O disco foi gravado em Nova Jersey em 1992. Entre citações do poeta Ezra Pound e memorabilias, o trabalho ressurge quase uma década depois com vigor renovado. Em tempos de chuva e frio, escutar canções agressivamente tão doces é um convite
à melancolia. É um desses CDs que se deixa na cabeceira da cama para ouvir sem parar.

O segundo trabalho, "The Wondrous World Of" é uma paródia do disco homônimo de Sonny e Cher. E abre com "In The Morning". balada com vocais tristese clima bem anos 60. De certa maneira, lembra uma versão contemporânea do trabalho dos Mammas and Pappas, principalmente nos arranjos vocais. O CD foi gravado no verão de 1995. E tome melancolia. "The New Historicism" trafega no soturno mundo do rock inglês do The Cure, mas, novamente, com pegada bem pop. A guitarra esporrenta ao fundo lembra os barulhinhos do The Edge, do U2. 

O disco lembra uma fusão de ritmos de bandas inglesas dos anos 80 com viagens velvetianas. Em "Tour Of The World", a delicadeza vocal de Naomi sobrepõe uma forte experimentação, rica em variações sonoras. A textura da canção remeta à fase mais inspirada de Lou Reed.

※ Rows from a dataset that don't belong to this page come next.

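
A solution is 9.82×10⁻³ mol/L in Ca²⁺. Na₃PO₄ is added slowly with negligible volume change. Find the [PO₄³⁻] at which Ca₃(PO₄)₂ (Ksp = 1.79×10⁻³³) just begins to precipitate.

4.35×10⁻¹⁴ M

Precipitation begins when Q = Ksp.
Ca₃(PO₄)₂(s) ⇌ 3 Ca²⁺(aq) + 2 PO₄³⁻(aq)
Ksp = [Ca²⁺]^3[PO₄³⁻]^2 = [PO₄³⁻]^2(9.82×10⁻³)^3
[PO₄³⁻]^2 = 1.79×10⁻³³ / (9.82×10⁻³)^3 = 1.89×10⁻²⁷
[PO₄³⁻] = 4.35×10⁻¹⁴ mol/L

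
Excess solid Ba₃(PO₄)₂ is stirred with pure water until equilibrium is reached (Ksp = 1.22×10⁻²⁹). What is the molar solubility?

6.47×10⁻⁷ M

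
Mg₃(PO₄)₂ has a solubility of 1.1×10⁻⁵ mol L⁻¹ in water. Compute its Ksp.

Ksp = 1.7×10⁻²³

Mg₃(PO₄)₂(s) ⇌ 3 Mg²⁺(aq) + 2 PO₄³⁻(aq)
Let s be the molar solubility. Then [Mg²⁺] = 3s and [PO₄³⁻] = 2s.
Ksp = [Mg²⁺]^3[PO₄³⁻]^2 = (3s)^3 · (2s)^2 = 108s^5
Ksp = 108 × (1.1×10⁻⁵)^5 = 1.7×10⁻²³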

O tratamento gráfico dado ao encarte acompanha o ritmo das baladas do duo. Um clima de nostalgia, em cores chapadas com ligeiros tons em pastel. O resto do CD mantém o pique. Do clima bucólico de "New York City" às notas dedilhadas de "Pandora's Box", tudo é uma beleza. E, de quebra, ainda três covers: "Life Will Pass You", do Kaleidoscope, "Who Am I", de Country Joe And The Fish, e "Whispering Pines", de The Band.

Não dá para negar: "Playback Singers", terceiro álbum do duo, é um desses deleites que arrebatam a gente sem avisar. De cara, traz o slogan "comprometendo a qualidade da reprodução pelo bem da nostalgia". Pode ser visto como um manifesto a favor dos bons vinis quanto um resgate da crueza sonora das garage bands dos anos 60. Só que de garage band, a dupla tem pouco. 

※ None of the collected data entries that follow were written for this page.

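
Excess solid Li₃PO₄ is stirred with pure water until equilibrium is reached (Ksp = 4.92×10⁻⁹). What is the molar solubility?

3.67×10⁻³ M

Li₃PO₄(s) ⇌ 3 Li⁺(aq) + PO₄³⁻(aq)
Let s be the molar solubility. Then [Li⁺] = 3s and [PO₄³⁻] = s.
Ksp = [Li⁺]^3[PO₄³⁻] = (3s)^3 · s = 27s^4
27s^4 = 4.92×10⁻⁹  ⇒  s^4 = 1.82×10⁻¹⁰
Taking the 4th root, s = 3.67×10⁻³ M.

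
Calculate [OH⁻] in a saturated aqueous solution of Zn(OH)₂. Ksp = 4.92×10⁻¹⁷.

Zn(OH)₂(s) ⇌ Zn²⁺(aq) + 2 OH⁻(aq)
Let s be the molar solubility. Then [Zn²⁺] = s and [OH⁻] = 2s.
Ksp = [Zn²⁺][OH⁻]^2 = s · (2s)^2 = 4s^3 = 4.92×10⁻¹⁷
s = 2.31×10⁻⁶ mol/L
[OH⁻] = 2s = 4.62×10⁻⁶ mol/L

4.62×10⁻⁶ M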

O público que assistiu a gravação deste trabalho foi a gata do casal. "Turn of The Century" resgata a estética sonora de Neil Young no final dos anos 60. Violão forte no riff e baixo cavalgando os espaços da melodia. Perfeita combinação harmônica. "Eye Of The Storm" tem veia musical celta. Novamente, a acústica crua dá o peso necessário para as guitarras gravadas ao contrário. "In The Sun" é indicada para pessoas na fossa. Pensando bem, melhor não. Dá vontade de adormecer e não mais
acordar. Bom pacas.

A discografia de Damon e Naomi atesta a qualidade da dupla em relação ao Luna. Cada um pegou uma veia estilística do Velvet Undeground. A dupla somou pontos com as baladas psicológicas e soturnas; a banda de Dean Wareham o mais alegre. Se é que se pode dizer isso. Damon e Naomi, música para dias frios... ou de chuva.